I'm in Canada, and sadly, this is just more incentive not to shop at Whole Foods anymore. I WAS purchasing all of my groceries at my local organic store called Capers, over $500 a month, for probably 5/6 years (probably amounting to over $30,000 in this time), and when Capers was bought out by Whole Foods, I still shopped there; until I noticed all the regular staff that had been there for years were gone, those they were hiring for cashiers were young & inexperienced and packaged the groceries so they got all bruised, my favourite Canadian brands of food started disappearing off the shelves (um, what's with alll the organic apples from New Zealand?), not to mention the sudden hike in prices and the refusal to make a juice in a reusable cup. There are still a few employees working there I know, but since it became Whole Foods and therefore trendy, I find myself being shoved while shopping and now buy my organic food at farmer's markets, the corner store & at Choices, which is Canadian owned, has many more local brands, more pleasant staff, and pays their employees better wages (I asked). Find your locally owned organic store, or farmer's market, or anywhere were the staff are happy to be there, and buy from them instead.

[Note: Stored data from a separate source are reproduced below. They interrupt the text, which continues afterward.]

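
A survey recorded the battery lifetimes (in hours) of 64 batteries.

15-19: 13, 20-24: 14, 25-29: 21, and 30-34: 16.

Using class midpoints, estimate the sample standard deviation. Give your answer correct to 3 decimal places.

5.382

Midpoints: 17, 22, 27, 32
n = 64, Σfm = 1608, mean = 25.1250
Σfm² = 42226
Σf(m − x̄)² = Σfm² − (Σfm)²/n = 42226 − 1608²/64 = 1825.0000
Sample variance = 1825.0000 / 63 = 28.9683
Standard deviation = √28.9683 = 5.3822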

Posted: August 27 2009 at 11:40 PM

anonymous2009

I wanted add that hopefully this didn't come out sounding anti-US, I'm just opposed to publicly traded stores that stop selling local products made and grown by people you know, and also hire all new staff, and don't pay union wages. Hey, it just doesn't make sense that you can buy locally made organic jam from the orchard itself within a few hours of the city, but then have Europe or Europe jam choices in the store. It makes more sense to buy produce from Washington State rather than halfway around the world, too. Support locally owned!
Posted: August 28 2009 at 12:14 AM

Anita Quintanilla

John Mackey's stores are not only expensive and cater to the wealthy but it also appears that he's against the general welfare and equal rights of everyone else.  Of course this food market supremo is going to be against government interference and regulations.  Mackey is not only for more individual empowerment but wants to keep grabbing a larger piece of the pie.  He has already proven himself to be a dirt ball for being against a union and humane conditions for the farmworkers who pick some of the fruits and vegetables for his stores. This conniving mega-businessman with megastores seems to also have little compassion or apathy for poor and working-class folk or for the small businesses he squeezed out.  I wonder if he thinks about their hard lives while he takes it easy on his megaranch.  It is his type of selfish individualism that is destroying our communities, our culture, and society at large.  I believe a boycott of his stores will send a strong message to him that health care is indeed an intrinsic (inalienable) right that belongs to all us as members of the human race.  People of good conscience always use nonviolent methods to stop injustices and moral thoughtlessness which can easily warp into moral depravity.